Only last week did I finish the book, after my marathon was over and after a marathon reading session while traveling for business.
My immediate reaction to reading this book was that I felt as if I were reading a collection of blog posts.
Tom and Amy are the creators of the Runners' Lounge, a social networking site for runners (for which they're now trying to find another owner). In a sense, these stories are a collection of blog posts that the editors solicited from members of their website.
I don't mean to belittle anyone's personal running story. We all have our own tales that are important to us and that we want to tell others. I'm lucky that I have a faithful readership willing to read my nonsense (for now). However, it wouldn't fly in book form, and it doesn't go over well in The Ultimate Runner either.
If you're going to pay $14.95, which I did not, then you want the writing to be top-notch.
The book is broken up into seven chapters:
- "Why We Run: Physical Transformation"
- "Emotional and Spiritual Insights"
- "The Social Side of the Sneakers"
- "Off the Beaten Path"
- "Memorable Races"
- "Running for a Cause"
- "Must-Know Info"
There are a few gems that are inspirational, clever, and well-written. Sadly, too many of these stories are mediocre at best. The running know-how would benefit beginning runners, but the advice in this book wasn't anything I haven't read elsewhere.
The best section of the book was "Running for a Cause." Each of the five stories in this chapter touched the cold, black heart of the Viper. There are also some really neat pictures in the book.
- "Running for Two" might be the best story of the lot.
- You get a sense of the joy we get from being a part of the tribe.
- All abilities are accounted for, and there is even a story dedicated to our wonderful cheerleaders who inspire us to new personal bests.
- Some much-needed perspective: What more do you need?
- Lots of "I'm not a true runner" comments. Guess what? If you run, you're a runner.
- A whole story about GU? Seriously.
- Redundant redundancy.
Another observation: Not a whole lot of male perspectives. Maybe I didn't like the book because I'm sexist. There are 49 stories in The Ultimate Runner, and 18 are written by 17 men.

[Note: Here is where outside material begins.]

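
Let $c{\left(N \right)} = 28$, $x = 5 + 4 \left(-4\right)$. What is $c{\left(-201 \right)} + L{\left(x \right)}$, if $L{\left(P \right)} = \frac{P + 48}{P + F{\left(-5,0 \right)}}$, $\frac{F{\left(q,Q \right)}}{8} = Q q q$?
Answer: $\frac{271}{11} \approx 24.636$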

The bulk of those are in the "Must-Know Info."
Overall, I'm glad I didn't pay for this book, and I wouldn't suggest you run out to buy it either. There is something here for everyone, but something that can be found anywhere. If you're interested in reading this book, contact me with your address and I'll send you my copy. Otherwise, search through my blog roll to the right if you want to find similar reading material.
While I was reading The Ultimate Runner, I watched the ESPN "30 for 30" film "Into the Wind" about Terry Fox. Now that is an inspirational and well-told running story.